Typically, a computer will have the largest amount of free RAM right after a restart. Apple’s memory management is good, but not perfect. “Inactive RAM” is data that is temporarily retained in RAM because it has been frequently called or is necessary for a given application, and inactive RAM is subject to being replaced when free RAM is needed by an application. However, over time “crud” inactive RAM accumulates and sticks, tending to reduce available free RAM.

After a restart, my MacBook Pro with 16 GB RAM has about 10 GB free RAM (exclusive of inactive RAM) with my current suite of 7 open DEVONthink Pro Office databases, DEVONagent Pro, Mail, ScanSnap Manager, Messages and several other apps open. At this moment, there’s a bit more than 5 GB free RAM available, so all is well. The computer is operating at full speed, with no pageouts. Day by day, as I continue work, the amount of free RAM will continue to diminish and if I were to take no action would reduce to the point that pageouts occur and Virtual Memory swap files start growing—the spinning ball slowdown indicator would appear.

I monitor free RAM. When it drops to about 1 GB I’ll take action. I can recover most of the free RAM by quitting and relaunching apps, or by a restart. As my MacBook Pro has a 500 GB SSD, restarts take less than a minute, so are no longer to be feared. Remember, too, that ay errors that have accumulated in the computer’s memory will be cleared by a restart.

RAM is good.
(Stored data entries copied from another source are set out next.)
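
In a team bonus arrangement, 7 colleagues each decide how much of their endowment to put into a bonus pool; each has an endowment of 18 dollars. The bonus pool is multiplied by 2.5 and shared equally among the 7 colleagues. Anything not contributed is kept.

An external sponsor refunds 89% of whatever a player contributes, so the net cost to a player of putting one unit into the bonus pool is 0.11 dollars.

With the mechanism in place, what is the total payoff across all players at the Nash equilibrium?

427.14 dollars

Under the mechanism each unit contributed yields (2.5/7) / 0.11 = 3.2468 back to its contributor per unit of net cost, which exceeds 1, making full contribution the dominant choice for everyone.
At the Nash equilibrium everyone contributes 18. Group total payoff = 7 × (18 × 0.89 + 2.5 × 18) = 427.14.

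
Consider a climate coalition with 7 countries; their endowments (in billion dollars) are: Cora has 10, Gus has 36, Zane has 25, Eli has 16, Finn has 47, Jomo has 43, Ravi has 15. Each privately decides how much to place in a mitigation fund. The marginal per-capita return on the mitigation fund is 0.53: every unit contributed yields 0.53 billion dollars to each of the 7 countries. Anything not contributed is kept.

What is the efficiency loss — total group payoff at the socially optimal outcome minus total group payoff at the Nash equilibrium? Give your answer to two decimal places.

The private return per contributed unit is 0.53 < 1 for everyone, so the Nash equilibrium is zero contribution and the group total is Σ E_j = 10 + 36 + 25 + 16 + 47 + 43 + 15 = 192.
Each contributed unit returns 3.710 to the group, so the social optimum is full contribution by everyone: group total = 3.710 × 192 = 712.32.
Efficiency loss = (3.710 − 1) × 192 = 520.32.

520.32 billion dollars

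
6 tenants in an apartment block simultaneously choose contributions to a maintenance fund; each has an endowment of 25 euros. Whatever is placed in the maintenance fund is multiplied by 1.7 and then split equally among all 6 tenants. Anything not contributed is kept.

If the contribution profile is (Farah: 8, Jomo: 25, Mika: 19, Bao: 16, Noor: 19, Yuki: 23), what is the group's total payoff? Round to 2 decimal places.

Total contributed: 8 + 25 + 19 + 16 + 19 + 23 = 110; total kept: 6 × 25 − 110 = 40.
The maintenance fund pays out 1.7 × 110 = 187.00 in aggregate.
Group total = 40 + 187.00 = 227.00.

227.00 euros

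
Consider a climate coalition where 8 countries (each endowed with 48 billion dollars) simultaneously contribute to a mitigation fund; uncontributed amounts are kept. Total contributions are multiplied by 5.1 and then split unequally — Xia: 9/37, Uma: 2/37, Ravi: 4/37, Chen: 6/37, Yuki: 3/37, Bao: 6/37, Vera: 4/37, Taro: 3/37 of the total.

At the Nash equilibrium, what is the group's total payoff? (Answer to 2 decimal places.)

Each unit j contributes comes back to j as 5.1 × (j's share), so j prefers to contribute only if that share exceeds 1/5.1 = 0.1961; otherwise keeping the unit dominates.
Only Xia (9/37) clears that bar, contributing 48; the remaining 7 contribute 0. Total contributed: 48.
The mitigation fund pays out 5.1 × 48 = 244.80 in total (split across the unequal shares, but the aggregate is all that matters for the group sum).
The 7 free-riders keep 48 each, adding 336. Group total = 336 + 244.80 = 580.80.

580.80 billion dollars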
More (free) RAM is better!

I really don’t need a Mac Pro with the maximum currently possible 128 GB RAM! But I sometimes wonder just how large a DEVONthink database set could be run on such a beast.

So Bill, what’s a good upper number of words. I’m currently working with a 4.7 gB database with 3.5 million words on an iMac with 8 gB of RAM. Seems okay. I just wondered how big to let it grow?

3.5 million total words is a small database relative to memory requirements. You must have a lot of PDFs, which are often storage space hogs in terms of their text content density.

The amount of free RAM on your computer depends of course on how many other databases and apps are open and their memory requirements. As I noted, over time inactive RAM may accumulate that “sticks” and reduces available free RAM. Quitting open apps temporarily can increase available RAM, and restarting the computer will always free up such “sticky” inactive RAM.

You could probably grow the database up to tenfold before hitting persistent slowdowns caused by running out of free RAM.